The merging of feminism and the workplace is a topic of concern for feminist, both radical and moderate.

Anne-Marie Slaughter, Professor of Politics and International Affairs at Princeton University, writes openly about this in her article titled: ‘Why woman still can’t have it all’. Anne-Marie was the director of policy planning for the U.S. State Department for two years before she decided she needed to start ticking the “typical mother” boxes.

Being away from her children for extensive periods and leaving her husband to fulfil most of the stereotypical womanly roles left her itching to write this article explaining why the modern woman success story has to come with sacrifices.

Slaughter’s honesty may not be as radical as Femen’s, yet she peels away the façade she feel so many successful woman of today feel they have to put up in order to keep up with men. She admits to making ‘millions of woman feel that they are to blame if they cannot manage to rise up the ladder as fast as men and also have a family and an active home life’.

This mentality, says Slaughter, is linked to women of her generation feeling the ‘feminist credo’ of their generation has to be true: women can and must have it all. Not today, not with the way America’s economy and society is structured, says Slaughter. To her, the nature of competitive work places with long hours means less time at home to fulfil that intrinsic ‘maternal imperative’.

This desperation to ‘have it all’ can be seen as new type of subversive sexism. She acknowledges that her article is written for women lucky enough to benefit from previous, pioneering acts of feminism, and also women lucky enough to even have jobs. Yet she feels the battles of the past have metamorphosed: now it’s about being truly honest about the woman’s capabilities.

Women can and only will have it all if the values of society and workplace begin to change, says Slaughter. When an employee’s commitment to family is placed on par with commitment to work, then women can be realistic about being the modern-day superwomen.

Despite feeling that Slaughter may have generalised across too many professions and too many households, change in the workplace is something in which Edelstein strongly believes.

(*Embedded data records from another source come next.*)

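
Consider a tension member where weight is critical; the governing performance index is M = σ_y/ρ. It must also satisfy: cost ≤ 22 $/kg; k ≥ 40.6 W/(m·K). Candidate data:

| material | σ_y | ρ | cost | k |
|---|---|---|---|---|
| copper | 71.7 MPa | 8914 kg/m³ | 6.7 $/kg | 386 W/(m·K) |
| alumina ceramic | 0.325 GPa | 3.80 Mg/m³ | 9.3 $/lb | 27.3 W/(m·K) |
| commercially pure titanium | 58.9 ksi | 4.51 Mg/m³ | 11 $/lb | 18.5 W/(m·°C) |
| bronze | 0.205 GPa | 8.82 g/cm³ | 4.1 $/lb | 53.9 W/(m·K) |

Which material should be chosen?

Screen on constraints: cost ≤ 22 $/kg; k ≥ 40.6 W/(m·K). Survivors: copper, bronze.
Putting every candidate on a common basis:
  copper: σ_y = 71.70 MPa, ρ = 8914 kg/m³
  bronze: σ_y = 205.0 MPa, ρ = 8820 kg/m³
  bronze: M = 23.2 kN·m/kg
  copper: M = 8.04 kN·m/kg
The maximum is for bronze.

bronze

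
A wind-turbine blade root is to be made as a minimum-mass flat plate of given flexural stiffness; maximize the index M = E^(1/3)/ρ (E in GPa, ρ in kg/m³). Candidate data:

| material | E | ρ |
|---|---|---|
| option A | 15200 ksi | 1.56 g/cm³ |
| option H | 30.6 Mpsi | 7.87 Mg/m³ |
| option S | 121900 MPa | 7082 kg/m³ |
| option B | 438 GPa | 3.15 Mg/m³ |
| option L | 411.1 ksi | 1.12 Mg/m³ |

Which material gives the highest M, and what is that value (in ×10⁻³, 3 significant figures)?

option A, M = 3.02×10⁻³

In SI units:
  option A: E = 104.8 GPa, ρ = 1560 kg/m³
  option H: E = 211.0 GPa, ρ = 7870 kg/m³
  option S: E = 121.9 GPa, ρ = 7082 kg/m³
  option B: E = 438.0 GPa, ρ = 3150 kg/m³
  option L: E = 2.834 GPa, ρ = 1120 kg/m³
  option A: M = 3.02×10⁻³
  option B: M = 2.41×10⁻³
  option L: M = 1.26×10⁻³
  option H: M = 0.756×10⁻³
  option S: M = 0.700×10⁻³
Option A ranks first.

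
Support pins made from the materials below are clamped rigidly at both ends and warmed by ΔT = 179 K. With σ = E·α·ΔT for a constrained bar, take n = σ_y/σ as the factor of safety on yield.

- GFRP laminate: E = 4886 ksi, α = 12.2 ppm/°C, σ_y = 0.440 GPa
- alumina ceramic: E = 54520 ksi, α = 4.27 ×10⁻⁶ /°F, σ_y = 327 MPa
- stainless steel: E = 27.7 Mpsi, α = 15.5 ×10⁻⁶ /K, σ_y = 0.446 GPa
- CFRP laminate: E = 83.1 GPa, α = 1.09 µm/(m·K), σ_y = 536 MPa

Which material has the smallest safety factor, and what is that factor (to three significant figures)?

alumina ceramic, n = 0.632

In consistent units (E in GPa, α in ×10⁻⁶/K, σ_y in MPa):
  GFRP laminate: E = 33.69, α = 12.2, σ_y = 440.0 → σ = 73.6 MPa, n = 5.98
  alumina ceramic: E = 375.9, α = 7.69, σ_y = 327.0 → σ = 517 MPa, n = 0.632
  stainless steel: E = 191.0, α = 15.5, σ_y = 446.0 → σ = 530 MPa, n = 0.842
  CFRP laminate: E = 83.10, α = 1.09, σ_y = 536.0 → σ = 16.2 MPa, n = 33.1
Alumina ceramic has the lowest safety factor, n = 0.632.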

As a co-founder of QualityLife, Edelstein organises conferences and forums for people who want to combine both their work and home life. “People are slowly realising that gender equality can also make good business sense.”

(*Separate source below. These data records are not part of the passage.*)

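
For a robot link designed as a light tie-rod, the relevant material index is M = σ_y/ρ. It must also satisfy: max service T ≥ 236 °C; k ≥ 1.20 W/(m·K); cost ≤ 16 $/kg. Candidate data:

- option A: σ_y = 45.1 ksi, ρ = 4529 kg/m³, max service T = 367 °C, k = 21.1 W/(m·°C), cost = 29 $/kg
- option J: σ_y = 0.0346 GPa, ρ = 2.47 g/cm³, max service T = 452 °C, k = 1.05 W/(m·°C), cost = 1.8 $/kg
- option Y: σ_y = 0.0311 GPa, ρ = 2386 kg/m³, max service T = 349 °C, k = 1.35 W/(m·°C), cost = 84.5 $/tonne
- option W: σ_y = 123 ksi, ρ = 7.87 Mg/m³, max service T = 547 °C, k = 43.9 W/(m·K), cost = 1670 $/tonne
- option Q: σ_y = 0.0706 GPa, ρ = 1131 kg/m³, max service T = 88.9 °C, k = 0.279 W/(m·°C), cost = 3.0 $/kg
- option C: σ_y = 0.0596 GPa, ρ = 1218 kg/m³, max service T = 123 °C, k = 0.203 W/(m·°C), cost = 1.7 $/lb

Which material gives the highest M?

Screen on constraints: max service T ≥ 236 °C; k ≥ 1.20 W/(m·K); cost ≤ 16 $/kg. Survivors: option Y, option W.
Putting every candidate on a common basis:
  option Y: σ_y = 31.10 MPa, ρ = 2386 kg/m³
  option W: σ_y = 848.1 MPa, ρ = 7870 kg/m³
  option W: M = 108 kN·m/kg
  option Y: M = 13.0 kN·m/kg
Option W ranks first.

option W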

“At a recent conference,” reflects Edelstein, “Mamphela Ramphele spoke and put human rights and women’s rights in the same breath. She spoke about combing both her race and her feminism. These are steps in the right direction.”

Edelstein feels that progress like this could be ‘swept away in a wave of oestrogen’ if radicalism were to rule the show.

“Extremism leaves no space for moderates to voice their opinions on feminism and we need moderates to be a part of the conversation. This is how truly egalitarian households are created.”

It seems it may be a naïve rationale that any movement has only like-minded affiliates. There seems to be a place within feminism for varied opinions and methods of protest. Lifestyle choices, women leadership conferences and topless rebellion are only a few streams in this eclectic reaction towards patriarchy.

Indeed, Gayle Binion’s earlier mentioned article goes on to explore the potential for specific female jurisprudence. Adopting a purposeful female lens through which to interpret the law would allow for a more tangible and practical progression towards female inclusion in legal, political and economic power, argues Binion.

In an ideal world, there would not be a need for feminism. Yet as the statistics seem to shout: we are not there yet, and may never be. A vocal society that does not portray a monopoly of ideologies is a good first few steps. And luckily so, because it seems neither the “sextremists” nor the moderates are going anywhere.